AP Precalculus: Polar Form of Complex Numbers & Conversions
1. Modulus and Argument
- Given \( z = a + bi \):
- Modulus (absolute value): \( r = |z| = \sqrt{a^2 + b^2} \)
- Argument (angle): \( \theta = \arg(z) = \tan^{-1}\left(\frac{b}{a}\right) \)
(Adjust for quadrant; use \( \arctan2(b,a) \) if available)
2. Rectangular to Polar Form
- Rectangular: \( z = a + bi \)
- Polar: \( z = r\left(\cos\theta + i\sin\theta\right) \) or \( z = r\operatorname{cis} \theta \)

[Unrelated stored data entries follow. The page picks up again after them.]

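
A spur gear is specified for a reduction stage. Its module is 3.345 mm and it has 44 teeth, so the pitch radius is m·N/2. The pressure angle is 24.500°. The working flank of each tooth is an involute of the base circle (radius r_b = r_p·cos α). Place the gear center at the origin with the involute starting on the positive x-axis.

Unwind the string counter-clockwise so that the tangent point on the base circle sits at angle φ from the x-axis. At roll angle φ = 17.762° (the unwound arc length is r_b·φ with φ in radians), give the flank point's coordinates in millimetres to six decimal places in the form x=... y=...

x=70.104887 y=0.658641

pitch radius r_p = m·N/2 = 3.345·44/2 = 73.590000
base radius r_b = r_p·cos α = 73.590000·cos 24.500° = 66.964050
roll angle φ = 17.762° = 0.31000538 rad
x = r_b·(cos φ + φ·sin φ) = 66.964050·(0.95233193 + 0.31000538·0.30506376) = 70.104887
y = r_b·(sin φ − φ·cos φ) = 66.964050·(0.30506376 − 0.31000538·0.95233193) = 0.658641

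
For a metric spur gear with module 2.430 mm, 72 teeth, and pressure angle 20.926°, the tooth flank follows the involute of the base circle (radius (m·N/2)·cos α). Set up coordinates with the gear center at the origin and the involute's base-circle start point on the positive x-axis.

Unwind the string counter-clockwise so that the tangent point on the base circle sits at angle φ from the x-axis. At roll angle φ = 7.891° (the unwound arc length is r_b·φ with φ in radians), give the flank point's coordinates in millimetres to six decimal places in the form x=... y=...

pitch radius r_p = m·N/2 = 2.430·72/2 = 87.480000
base radius r_b = r_p·cos α = 87.480000·cos 20.926° = 81.710038
roll angle φ = 7.891° = 0.13772393 rad
x = r_b·(cos φ + φ·sin φ) = 81.710038·(0.99053104 + 0.13772393·0.13728896) = 82.481300
y = r_b·(sin φ − φ·cos φ) = 81.710038·(0.13728896 − 0.13772393·0.99053104) = 0.071016

x=82.481300 y=0.071016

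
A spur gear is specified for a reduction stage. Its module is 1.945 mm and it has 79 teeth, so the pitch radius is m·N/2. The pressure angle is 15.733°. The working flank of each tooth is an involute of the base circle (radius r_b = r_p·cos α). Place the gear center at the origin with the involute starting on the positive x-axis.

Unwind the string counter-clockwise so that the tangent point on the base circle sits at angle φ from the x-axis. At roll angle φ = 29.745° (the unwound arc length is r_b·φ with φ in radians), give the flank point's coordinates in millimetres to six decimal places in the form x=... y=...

x=83.252963 y=3.356882

pitch radius r_p = m·N/2 = 1.945·79/2 = 76.827500
base radius r_b = r_p·cos α = 76.827500·cos 15.733° = 73.949214
roll angle φ = 29.745° = 0.51914819 rad
x = r_b·(cos φ + φ·sin φ) = 73.949214·(0.86824211 + 0.51914819·0.49614074) = 83.252963
y = r_b·(sin φ − φ·cos φ) = 73.949214·(0.49614074 − 0.51914819·0.86824211) = 3.356882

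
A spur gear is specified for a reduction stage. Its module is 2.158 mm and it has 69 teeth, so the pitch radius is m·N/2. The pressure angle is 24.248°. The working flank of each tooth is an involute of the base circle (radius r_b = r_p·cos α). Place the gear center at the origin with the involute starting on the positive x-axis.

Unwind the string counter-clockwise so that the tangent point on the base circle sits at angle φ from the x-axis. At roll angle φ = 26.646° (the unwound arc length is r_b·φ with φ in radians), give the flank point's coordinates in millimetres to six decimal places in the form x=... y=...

pitch radius r_p = m·N/2 = 2.158·69/2 = 74.451000
base radius r_b = r_p·cos α = 74.451000·cos 24.248° = 67.882663
roll angle φ = 26.646° = 0.46506043 rad
x = r_b·(cos φ + φ·sin φ) = 67.882663·(0.89379446 + 0.46506043·0.44847682) = 74.831356
y = r_b·(sin φ − φ·cos φ) = 67.882663·(0.44847682 − 0.46506043·0.89379446) = 2.227120

x=74.831356 y=2.227120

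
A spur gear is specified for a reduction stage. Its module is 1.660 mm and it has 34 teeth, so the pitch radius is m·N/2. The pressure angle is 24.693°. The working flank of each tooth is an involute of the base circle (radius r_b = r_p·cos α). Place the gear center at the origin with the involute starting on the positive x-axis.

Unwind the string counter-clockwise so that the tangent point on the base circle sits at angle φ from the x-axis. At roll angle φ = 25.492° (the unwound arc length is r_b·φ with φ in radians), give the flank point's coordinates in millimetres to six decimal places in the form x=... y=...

x=28.053043 y=0.737924

pitch radius r_p = m·N/2 = 1.660·34/2 = 28.220000
base radius r_b = r_p·cos α = 28.220000·cos 24.693° = 25.639541
roll angle φ = 25.492° = 0.44491933 rad
x = r_b·(cos φ + φ·sin φ) = 25.639541·(0.90264539 + 0.44491933·0.43038507) = 28.053043
y = r_b·(sin φ − φ·cos φ) = 25.639541·(0.43038507 − 0.44491933·0.90264539) = 0.737924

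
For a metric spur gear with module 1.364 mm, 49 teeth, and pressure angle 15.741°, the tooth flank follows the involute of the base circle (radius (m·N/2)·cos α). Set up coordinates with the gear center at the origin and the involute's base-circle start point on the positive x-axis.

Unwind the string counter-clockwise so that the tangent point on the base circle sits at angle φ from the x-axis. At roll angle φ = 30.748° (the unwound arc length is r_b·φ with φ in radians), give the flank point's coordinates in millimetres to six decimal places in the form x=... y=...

x=36.468255 y=1.609838

pitch radius r_p = m·N/2 = 1.364·49/2 = 33.418000
base radius r_b = r_p·cos α = 33.418000·cos 15.741° = 32.164754
roll angle φ = 30.748° = 0.53665384 rad
x = r_b·(cos φ + φ·sin φ) = 32.164754·(0.85942426 + 0.53665384·0.51126309) = 36.468255
y = r_b·(sin φ − φ·cos φ) = 32.164754·(0.51126309 − 0.53665384·0.85942426) = 1.609838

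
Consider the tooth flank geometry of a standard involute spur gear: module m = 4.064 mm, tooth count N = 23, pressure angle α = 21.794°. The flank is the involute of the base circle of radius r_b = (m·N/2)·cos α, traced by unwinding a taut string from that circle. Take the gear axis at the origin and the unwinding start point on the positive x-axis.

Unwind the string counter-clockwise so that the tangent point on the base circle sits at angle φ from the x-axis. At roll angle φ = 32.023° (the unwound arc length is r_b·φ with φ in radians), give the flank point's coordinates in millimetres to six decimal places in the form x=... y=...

pitch radius r_p = m·N/2 = 4.064·23/2 = 46.736000
base radius r_b = r_p·cos α = 46.736000·cos 21.794° = 43.395531
roll angle φ = 32.023° = 0.55890679 rad
x = r_b·(cos φ + φ·sin φ) = 43.395531·(0.84783530 + 0.55890679·0.53025965) = 49.653211
y = r_b·(sin φ − φ·cos φ) = 43.395531·(0.53025965 − 0.55890679·0.84783530) = 2.447453

x=49.653211 y=2.447453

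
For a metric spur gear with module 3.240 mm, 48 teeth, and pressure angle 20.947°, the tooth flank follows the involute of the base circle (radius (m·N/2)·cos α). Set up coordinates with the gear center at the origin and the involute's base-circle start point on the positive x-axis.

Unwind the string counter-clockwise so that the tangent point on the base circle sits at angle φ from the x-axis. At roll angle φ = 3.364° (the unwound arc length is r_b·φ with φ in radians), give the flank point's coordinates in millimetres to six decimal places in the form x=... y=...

pitch radius r_p = m·N/2 = 3.240·48/2 = 77.760000
base radius r_b = r_p·cos α = 77.760000·cos 20.947° = 72.620960
roll angle φ = 3.364° = 0.05871288 rad
x = r_b·(cos φ + φ·sin φ) = 72.620960·(0.99827689 + 0.05871288·0.05867915) = 72.746022
y = r_b·(sin φ − φ·cos φ) = 72.620960·(0.05867915 − 0.05871288·0.99827689) = 0.004898

x=72.746022 y=0.004898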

- Find \( r \) and \( \theta \) as above; plug in to write in polar form.
3. Polar to Rectangular Form
- If \( z = r(\cos\theta + i\sin\theta) \), then
- Real part: \( a = r\cos\theta \)
- Imaginary part: \( b = r\sin\theta \)
- Rectangular: \( z = a + bi \)
4. Converting Between Forms
- Rectangular to Polar: Find \( r, \theta \) as above and write \( z = r\operatorname{cis}\theta \)
- Polar to Rectangular: \( z = r\cos\theta + i r\sin\theta \)
- "cis" notation: \( \operatorname{cis}\theta = \cos\theta + i\sin\theta \)
5. Match Polar Equations & Graphs (Basics)
- Points in polar: \( (r, \theta) \)
- Complex numbers in polar: on plane, angle \( \theta \) from positive real axis, modulus as radius
- Common polar graphs: circles (\( r = a \)), lines (\( \theta = \alpha \)), spirals, roses etc.